Avec Incorrigibles, Océane Chapuis et Jeanne Zerwetz partent d’un fait historique précis : l’envoi de femmes au bagne de Guyane, entre 1859 et 1905, dans une logique coloniale où la peine ne s’arrête pas à l’enfermement. Il faut encore travailler, obéir, peupler. La pièce n’en fait ni une fresque scolaire, ni un tableau misérabiliste. Elle choisit la danse, c’est-à-dire le corps, pour raconter ce que l’administration pénitentiaire et coloniale a voulu confisquer aux femmes : le mouvement, le désir, le choix.

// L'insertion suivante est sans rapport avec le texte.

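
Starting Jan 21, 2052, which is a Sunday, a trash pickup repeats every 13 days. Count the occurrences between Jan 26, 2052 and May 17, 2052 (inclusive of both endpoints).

9

Occurrences land 13·i days after Jan 21, 2052 for i = 0, 1, 2, …
Jan 26, 2052 is 5 days after the start; 5 ÷ 13 = 0 remainder 5; since the remainder is 5, round up to i = 1. First occurrence in the window: #2 on Feb 3, 2052 (1×13 = 13 days in).
May 17, 2052 is 117 days after the start; 117 ÷ 13 = 9 remainder 0. Last occurrence in the window: #10 on May 17, 2052.
Occurrences #2 through #10: 9 in total.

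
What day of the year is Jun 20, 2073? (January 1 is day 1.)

171

Days in months before Jun: 31 + 28 + 31 + 30 + 31 = 151.
Plus 20 days into Jun → day 171.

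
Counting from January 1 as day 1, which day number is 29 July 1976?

211

Days in months before July: 31 + 29 + 31 + 30 + 31 + 30 = 182.
Plus 29 days into July → day 211.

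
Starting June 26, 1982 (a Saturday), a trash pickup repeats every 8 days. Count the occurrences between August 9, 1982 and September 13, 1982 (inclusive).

Occurrences land 8·i days after June 26, 1982 for i = 0, 1, 2, …
August 9, 1982 is 44 days after the start; 44 ÷ 8 = 5 remainder 4; since the remainder is 4, round up to i = 6. First occurrence in the window: #7 on August 13, 1982 (6×8 = 48 days in).
September 13, 1982 is 79 days after the start; 79 ÷ 8 = 9 remainder 7. Last occurrence in the window: #10 on September 6, 1982.
Occurrences #7 through #10: 4 in total.

4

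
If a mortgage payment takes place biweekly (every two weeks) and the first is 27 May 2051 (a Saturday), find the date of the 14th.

The 14th occurrence is 13 intervals after the first: 13 × 14 = 182 days after 27 May 2051.
May has 31 days — 4 days to the end of May leaves 178.
June has 30 days (148 left).
July has 31 days (117 left).
August has 31 days (86 left).
September has 30 days (56 left).
October has 31 days (25 left).
25 days into November → 25 November 2051.

25 November 2051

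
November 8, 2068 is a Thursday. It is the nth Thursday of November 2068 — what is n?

Day 8 falls in week ⌈8/7⌉ of the month.
Days 1–7 hold the 1st Thursday, 8–14 the 2nd, 15–21 the 3rd, 22–28 the 4th, 29–31 the 5th.
8 is in the range for the 2nd.

2nd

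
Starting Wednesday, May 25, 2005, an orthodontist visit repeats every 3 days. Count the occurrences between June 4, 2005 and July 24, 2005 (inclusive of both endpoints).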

La forme est brève, mais très construite. Elle raconte la contrainte, l’attente, la surveillance, la tentative d’échappée. Une histoire violente, mais il refuse de réduire celles qui l’ont traversée à leur malheur.
La contrainte n’a pas le dernier geste
Les corps sont empêchés, mais jamais punis par la chorégraphie. Une courte échelle devient désir de fuite. Les corps se superposent, s’étreignent, s’accroissent, comme s’ils cherchaient à fabriquer plus d’espace que la scène ne leur en donne. Une parade nuptiale tourne au pugilat : la scène est difficile, parce qu’elle dit la violence faite aux femmes dans les situations de détention, de migration, de dépendance. Mais elle est tenue avec assez de netteté pour ne pas devenir complaisante.
Les deux danseuses et chorégraphes, formidables, initient un langage expressif, très lié au théâtre. Leurs visages, leurs regards, leurs ruptures de rythme ouvrent le récit sans le condamner à la simple pantomime. Incorrigibles montre ainsi, sans ambages, l’inventivité de corps que l’on voudrait assigner, et qui trouvent pourtant le moyen de se déployer.
SUZANNE CANESSA
Incorrigibles a été joué le 7 mai à l’Ouvre-Boîte, Aix-en-Provence.
À venir
Du 12 au 16 juillet à 11 h à la Chapelle du Verbe Incarné, dans le cadre du Festival Off Avignon.